Un projet de réduction des effectifs accompagné d’une réorientation stratégique.
Cela représente un coup dur pour l’emploi chez Renault et pour l’ensemble des collaborateurs concernés. Le constructeur français envisage une réduction significative de ses effectifs dans ses centres d’ingénierie à l’international.
Comme l’indique Ouest-France, l’entreprise prévoit de supprimer environ 15 % de ses postes d’ingénieurs au niveau mondial, ce qui représenterait entre 1 600 et 2 400 salariés sur un total de 11 000 à 12 000 employés dans ce domaine.
Le plan devrait s’étendre sur une période de deux ans. Les détails concernant chaque pays restent encore à affiner, avec des annonces prévues pour le mois de juin. Le journal régional souligne que les sites français de Renault seront également touchés par ces mesures.
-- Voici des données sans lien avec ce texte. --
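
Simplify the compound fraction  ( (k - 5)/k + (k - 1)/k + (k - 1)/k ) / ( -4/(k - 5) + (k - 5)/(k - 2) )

(3*k**3 - 28*k**2 + 79*k - 70)/(k**3 - 14*k**2 + 33*k)

Numerator: (k - 5)/k + (k - 1)/k + (k - 1)/k = (3*k - 7)/k
Denominator: -4/(k - 5) + (k - 5)/(k - 2) = (k**2 - 14*k + 33)/(k**2 - 7*k + 10)
Divide: ((3*k - 7)/k) · ((k**2 - 7*k + 10)/(k**2 - 14*k + 33)) = (3*k**3 - 28*k**2 + 79*k - 70)/(k**3 - 14*k**2 + 33*k)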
Des sources internes craignent que cette réorganisation ait un impact sur les activités des centres Renault localisés en région parisienne, notamment ceux chargés de superviser et d’assister les autres établissements de Recherche et Développement (R&D).
Une réorientation stratégique
Ouest-France mentionne les explications fournies par la direction de Renault, qui évoque « une montée en puissance de la concurrence sans précédent », notamment en raison de « l’apparition de nouveaux acteurs, surtout chinois ». Dans ce cadre, le groupe français prévoit de permettre à ses sites d’ingénierie à l’étranger de concevoir de nouveaux modèles de voitures dotées d’une autonomie améliorée.
Cette réorganisation s’inscrit dans un environnement social compliqué chez Renault. En octobre dernier, L’Informé faisait état de réflexions au sein du constructeur sur une éventuelle réduction de 15 à 20 % des effectifs, notamment dans les départements support. La direction avait toutefois démenti ces allégations, affirmant mener des « réflexions face aux fluctuations du marché ».
Il est également significatif de noter que la direction de Renault prône désormais une certaine agilité au sein du groupe. Cela se concrétise, par exemple, avec la mise sur le marché de la nouvelle Twingo électrique, commercialisée à moins de 20 000 euros en France, un montant qui peut être réduit à 14 000 euros grâce à des aides de l’État.
Développée en Chine, cette citadine a été réalisée en seulement deux ans, un délai qui est deux fois inférieur à celui nécessaire pour d’autres modèles. Sa production a eu lieu en Slovénie, et elle est équipée d’une batterie fournie par CATL, un leader mondial dans le domaine. D’autres détails à ce sujet peuvent être consultés dans notre précédent article ici.
À retenir :
- Renault envisage de réduire 15 % de ses postes d’ingénieurs, selon Ouest-France.
- Cette initiative fait partie d’une réorientation stratégique de l’entreprise.
- Le plan vise à ajuster Renault face aux nouvelles réalités du marché, notamment l’émergence d’une concurrence en provenance de Chine.